“Hero,” Tommy sneered. “Heroes gotta be dead and half forgotten so they can be rewritten by men with weaker chins. There are no heroes. Not me.” His watery blue eyes looked cloudy in the dimness. They gazed unseeingly at Evan. “And not you.”
I announced a little while back that I was giving up on reading thrillers. When I said that I was making a specific mental reservation for a few authors, chief among whom is Gregg Hurwitz. Hurwitz’s Orphan X novels are another matter entirely – because they’re more than high-adrenaline entertainments. They’re brilliantly written and character-intensive. And when I say character, I mean it in two senses.
In Nemesis, our hero, Evan Smoak, the Nowhere Man, freelance hero, is dealing with a terrible personal betrayal. Tommy Stojack, who provides his weapons, is one of very few true friends he has in the world. And in the last book, Evan saw that one of the worst murderers he’d ever encountered was carrying Tommy’s weaponry. Tommy refuses to explain.
For Evan the next step is clear. Tommy is now a danger to the innocent and will have to be eliminated.
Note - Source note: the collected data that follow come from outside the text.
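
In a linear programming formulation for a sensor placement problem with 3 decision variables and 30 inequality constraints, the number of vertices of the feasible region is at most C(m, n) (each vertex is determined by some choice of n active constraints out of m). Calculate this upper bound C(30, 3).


Each vertex corresponds to some choice of n active constraints out of m, so the number of vertices is at most C(m, n) = m! / (n!(m-n)!).
m = 30, n = 3
Numerator: 30 * 29 * 28
Denominator: 3! = 6
C(30, 3) = 4060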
Meanwhile, we spend a lot of time with Tommy this time out. We’re used to seeing Evan getting phone calls asking for help, but now Tommy gets one, from a young man named Delmont Hickenlooper, Jr. “Hick” is the son of one of Tommy’s war buddies. Dying in Tommy’s arms, Hick’s father had asked Tommy to look after his boy if he needed help. Tommy can’t refuse that kind of obligation.
He travels to the town of Calvary (I don’t think the state is named, but it’s somewhere in the Deep South), where Hick is holed up in a rundown farmhouse with a group of other young men as shiftless and useless as himself. They imagine themselves some kind of militia, and recently they broke up a group of picknicking Mexican-Americans by driving a Ford truck through the park. Unintentionally, they lost control and killed four people, one of them a little boy.
Meanwhile, Evan tracks Tommy down in Calvary, and once he learns the story of the killings, and observes that the local sheriff seems to be shielding the killers, he adds a new job to his mission – he has to kill these killers too.
At the same time, Tommy is trying – with great frustration – to knock some sense into the young idiots’ heads, in preparation for getting them to surrender to the law.
Which means there must be a showdown between Tommy and Evan.
Also, four of the most feared hired killers in the world are on their way to Calvary too, also intent on killing Tommy.
Nemesis is an almost perfect thriller, as far as I can tell. Every line, every word, does its job with the efficiency of one of Tommy’s precision-tuned semiautomatic pistols. The main characters come vibrantly to life, arousing the reader’s pity and horror.
As always, the Gospel is conspicuous by its absence. The Gospel haunts the story, looming like a human figure against the night sky, discernable by the stars it blocks out.
My only small quibble is that racial relations, which are an important theme here, are rather idealized. For the sake of avoiding too many complications (I assume), all bigotry in this book is limited to white people (who are nonetheless treated with a measure of understanding). There’s a memorable scene where Evan looks through the window of a brightly lit bar, watching a fairly diverse group of people line dancing together, all in rhythm, all in community, and Evan realizes that for all his physical training this is something he can never do.
Anyway, Nemesis is a delicious book to read. Top-shelf entertainment from a master of the form who shows no sign of flagging.